I’ve been through half a dozen rounds of interviewing over the past couple of months, with different companies. Naturally, when you say you’ve had experience working with microservices, you’re practically begging the question. What do you think about them?
I’m not really for-or-against them, and in fact I find it a little strange and frustrating when it’s expected that you take a side in favour of having a nuanced opinion. The idea of being pro-microservice and anti-monolith, for example, is utterly absurd. It’s never really voiced that way, but it’s often easy to detect the absolutist stance masquerading as a balanced opinion. Even the title of this post falls victim to that, as the question presented is quite clearly loaded.
Anyway, I love being asked this question because after a good five years of working with distributed systems orchestrated by Kubernetes, almost entirely in the form of ‘migrating away from the monolith’, I’ve had plenty of time to formulate and adapt my thinking around it.
First and foremost, I believe the main benefit of a business switching to microservices is the manifestation of Conway’s Law1 in practice. Prior to making the switch in architecture, the business most likely decided on an organisational structure that exchanges large, difficult to manage teams for a distributed collection of smaller, self-sufficient, self-empowered teams. More often than not these follow a squad and chapter model, otherwise reduced to ‘the Spotify model’, and a hierarchy of cross-functional teams is established. Once that structure is put in place and people are shuffled around a bit, the question of ownership in a mixed-responsibility, mixed-domain codebase becomes apparent. Microservices are thus the solution to a perceived conflict between squads and they shift a lot of that conflict from the teams themselves, to the channels in-between them.

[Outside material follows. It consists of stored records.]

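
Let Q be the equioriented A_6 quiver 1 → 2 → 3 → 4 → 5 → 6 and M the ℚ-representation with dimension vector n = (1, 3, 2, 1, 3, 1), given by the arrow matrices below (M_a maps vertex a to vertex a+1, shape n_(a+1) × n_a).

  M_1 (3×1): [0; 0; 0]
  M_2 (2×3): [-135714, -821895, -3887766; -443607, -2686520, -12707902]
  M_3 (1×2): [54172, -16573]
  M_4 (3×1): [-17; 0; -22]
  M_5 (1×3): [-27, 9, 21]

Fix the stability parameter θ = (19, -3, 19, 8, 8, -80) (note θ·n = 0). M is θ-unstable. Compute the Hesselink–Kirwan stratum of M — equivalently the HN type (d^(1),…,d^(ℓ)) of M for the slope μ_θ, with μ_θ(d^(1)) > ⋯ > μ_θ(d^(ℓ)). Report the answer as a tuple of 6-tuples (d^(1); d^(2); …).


Barcode: M ≅ I[1,1], I[2,2], I[2,3], I[2,6], I[5,5]^2. HN layers by μ_θ (4 steps, strictly decreasing):
  μ^(1)=19; μ^(2)=8; μ^(3)=-3; μ^(4)=-48/5

((1, 0, 1, 0, 0, 0); (0, 0, 0, 0, 2, 0); (0, 2, 0, 0, 0, 0); (0, 1, 1, 1, 1, 1))


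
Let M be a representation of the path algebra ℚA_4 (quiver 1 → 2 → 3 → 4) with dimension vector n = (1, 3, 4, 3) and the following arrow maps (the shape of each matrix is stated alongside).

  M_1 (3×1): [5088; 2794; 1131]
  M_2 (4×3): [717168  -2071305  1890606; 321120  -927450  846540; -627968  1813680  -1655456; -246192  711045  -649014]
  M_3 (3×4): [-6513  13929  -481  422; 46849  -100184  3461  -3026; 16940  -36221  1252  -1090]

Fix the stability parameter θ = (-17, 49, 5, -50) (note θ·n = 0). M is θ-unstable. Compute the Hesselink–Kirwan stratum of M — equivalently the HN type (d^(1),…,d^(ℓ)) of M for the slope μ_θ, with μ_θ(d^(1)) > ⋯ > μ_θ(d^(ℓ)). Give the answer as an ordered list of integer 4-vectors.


Interval decomposition of M: I[1,2], I[2,2], I[2,4], I[3,3], I[3,4]^2.
HN type (ℓ=5): μ^(1)=49; μ^(2)=5; μ^(3)=4/3; μ^(4)=-17; μ^(5)=-45/2

((0, 2, 0, 0); (0, 0, 1, 0); (0, 1, 1, 1); (1, 0, 0, 0); (0, 0, 2, 2))


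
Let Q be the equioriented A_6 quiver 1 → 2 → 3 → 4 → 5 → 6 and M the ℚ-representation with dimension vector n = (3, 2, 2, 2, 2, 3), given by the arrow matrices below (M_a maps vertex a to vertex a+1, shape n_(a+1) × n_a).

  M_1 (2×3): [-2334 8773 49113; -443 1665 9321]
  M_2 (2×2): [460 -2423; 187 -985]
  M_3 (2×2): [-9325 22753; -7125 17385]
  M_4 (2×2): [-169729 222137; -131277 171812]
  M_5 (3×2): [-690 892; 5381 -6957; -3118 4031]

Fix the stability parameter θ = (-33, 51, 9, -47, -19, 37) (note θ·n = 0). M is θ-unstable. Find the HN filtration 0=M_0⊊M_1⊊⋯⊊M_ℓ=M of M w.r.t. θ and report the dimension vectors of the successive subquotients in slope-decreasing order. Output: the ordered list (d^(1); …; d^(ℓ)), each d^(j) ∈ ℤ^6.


Barcode: M ≅ I[1,1], I[1,3], I[1,6], I[4,6], I[6,6]. HN layers by μ_θ (6 steps, strictly decreasing):
  μ^(1)=37; μ^(2)=30; μ^(3)=-3/2; μ^(4)=-19; μ^(5)=-33; μ^(6)=-47

((0, 0, 0, 0, 0, 3); (0, 1, 1, 0, 0, 0); (0, 1, 1, 1, 1, 0); (0, 0, 0, 0, 1, 0); (3, 0, 0, 0, 0, 0); (0, 0, 0, 1, 0, 0))


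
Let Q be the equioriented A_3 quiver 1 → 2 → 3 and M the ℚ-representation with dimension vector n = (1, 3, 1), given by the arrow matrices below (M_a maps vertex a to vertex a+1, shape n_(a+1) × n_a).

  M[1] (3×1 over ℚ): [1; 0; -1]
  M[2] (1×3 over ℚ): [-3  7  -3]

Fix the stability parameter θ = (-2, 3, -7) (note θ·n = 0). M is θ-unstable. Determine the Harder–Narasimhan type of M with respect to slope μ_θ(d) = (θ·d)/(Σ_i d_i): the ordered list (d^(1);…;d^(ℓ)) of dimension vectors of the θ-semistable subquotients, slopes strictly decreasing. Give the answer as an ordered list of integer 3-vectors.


Via rank(M_{q-1}∘⋯∘M_p): M ≅ I[1,2], I[2,2], I[2,3].
μ_θ-semistable layers: μ^(1)=3; μ^(2)=-2

((0, 2, 0); (1, 1, 1))


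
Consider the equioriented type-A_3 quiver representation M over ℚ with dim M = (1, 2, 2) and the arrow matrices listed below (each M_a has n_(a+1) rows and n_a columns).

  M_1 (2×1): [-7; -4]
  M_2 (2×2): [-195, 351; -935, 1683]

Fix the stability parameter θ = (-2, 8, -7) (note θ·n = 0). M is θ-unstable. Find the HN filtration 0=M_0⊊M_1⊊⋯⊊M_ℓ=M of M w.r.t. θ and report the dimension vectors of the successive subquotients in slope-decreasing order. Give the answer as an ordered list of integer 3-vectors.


Via rank(M_{q-1}∘⋯∘M_p): M ≅ I[1,3], I[2,2], I[3,3].
μ_θ-semistable layers: μ^(1)=8; μ^(2)=1/2; μ^(3)=-2; μ^(4)=-7

((0, 1, 0); (0, 1, 1); (1, 0, 0); (0, 0, 1))


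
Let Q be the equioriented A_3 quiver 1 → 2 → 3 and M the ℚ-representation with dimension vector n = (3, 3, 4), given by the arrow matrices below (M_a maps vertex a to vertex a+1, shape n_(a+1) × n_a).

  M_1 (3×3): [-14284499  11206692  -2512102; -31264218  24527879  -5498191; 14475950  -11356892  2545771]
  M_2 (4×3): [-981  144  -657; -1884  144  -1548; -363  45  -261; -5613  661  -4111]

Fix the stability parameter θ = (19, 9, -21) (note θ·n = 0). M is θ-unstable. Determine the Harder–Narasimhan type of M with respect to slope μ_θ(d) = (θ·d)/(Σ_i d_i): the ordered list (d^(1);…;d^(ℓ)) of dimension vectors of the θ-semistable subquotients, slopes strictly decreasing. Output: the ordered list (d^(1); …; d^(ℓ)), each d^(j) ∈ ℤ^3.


Barcode: M ≅ I[1,2], I[1,3]^2, I[3,3]^2. HN layers by μ_θ (3 steps, strictly decreasing):
  μ^(1)=14; μ^(2)=7/3; μ^(3)=-21

((1, 1, 0); (2, 2, 2); (0, 0, 2))


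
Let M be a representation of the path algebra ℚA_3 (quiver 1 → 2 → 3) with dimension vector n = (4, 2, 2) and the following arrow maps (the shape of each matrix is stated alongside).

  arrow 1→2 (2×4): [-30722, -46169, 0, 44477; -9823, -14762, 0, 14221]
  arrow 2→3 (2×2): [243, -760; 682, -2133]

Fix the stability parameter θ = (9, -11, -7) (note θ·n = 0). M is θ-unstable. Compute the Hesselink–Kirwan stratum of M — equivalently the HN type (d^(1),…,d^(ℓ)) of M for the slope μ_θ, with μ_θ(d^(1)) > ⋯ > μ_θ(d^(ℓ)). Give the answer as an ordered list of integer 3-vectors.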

Under no circumstance is the technical implication of such a change considered, particularly in older codebases for which this change would introduce a significant level of disruption. The organisational benefits of distributing teams and workload are substantial, but the drawbacks of distributing code are similarly worthy of consideration too, and it often becomes a gateway to extra complexity as once-simple tasks find themselves spread apart over various network calls and machines.
I don’t consider this a dealbreaker, but in my experience I’ve always felt like there’s a step missing between the singular, monolithic codebase and the highly distributed microservice architecture. There’s a hell of a lot you can do in that singular codebase, in terms of taking smaller steps towards a service-oriented architecture, or a domain-driven one.
In those situations, you are investing primarily in the work required to understand the different domains in your codebase and how they speak to each other, with much lower risk than fundamentally changing your infrastructure as well as your architecture. In Ruby, you can abstract code into gems and provide solid, public APIs that other parts of the code can use. In Java you have modules and packages. Every language you care to use has the concept of packaging code into bundles or libraries that can be shared as a dependency.
Adopting this workflow introduces much lower risk because, in the event of failure, you can easily adjust your expectations around the domains and how they communicate and fix them in a singular release. It may not be perfect, but if you refactor enough of your code in SOA2/DDD3 style then you’ll have a much easier time turning those domains into proper microservices further down the line.
This is where a microservice architecture truly shines. If you have clear, well bounded domains, and you’ve developed solid API contracts as well as standards for versioning, logging, etc to allow for centralised aggregation of useful resources (for debugging or auditing, for example), and if the team in charge of the domain can essentially treat that service as a full-blown product with documentation, support, and its own priorities and backlog, then that is where the power of that infrastructure comes into play.
Another amazing usecase for this architecture is when you have strong regulatory requirements to sequester and protect personally identifying information. This could involve PCI compliance as a financial business, HIPAA as an American medical firm, or GDPR for a whole host of privacy concerns across the EU and the UK. Network access can be controlled much more easily than different modules or functions in your singular codebase, and the risk of a low-importance feature being compromised to access the critical resources in that case is far too high.
I believe that’s a lot easier to do when you start early, but if you come to it late then you fall into an easy trap: how do you migrate your stuff into new services while also maintaining your existing codebase, along with all the features that you’re still expected to deliver? You can’t stop the world to rewrite all of the code, so there’s a possibility that you enter a refactoring spiral as your service plays cat and mouse with the monolith. This is infinitely more difficult when migrating a codebase written in a dynamic language, as automated refactoring is nowhere near as easy without a solid type-system to back it up.
If I was to offer anybody advice about how to make all of this happen successfully, I’d say to stop thinking in terms of the existing monolith, and instead look at what individual products you could separate or extract, or even spin-off into their own businesses if the idea was unique enough to sell individually. And don’t jump to solutions like Kubernetes until you’re dealing with enough of these services that your existing deployment setup is too hard to manage.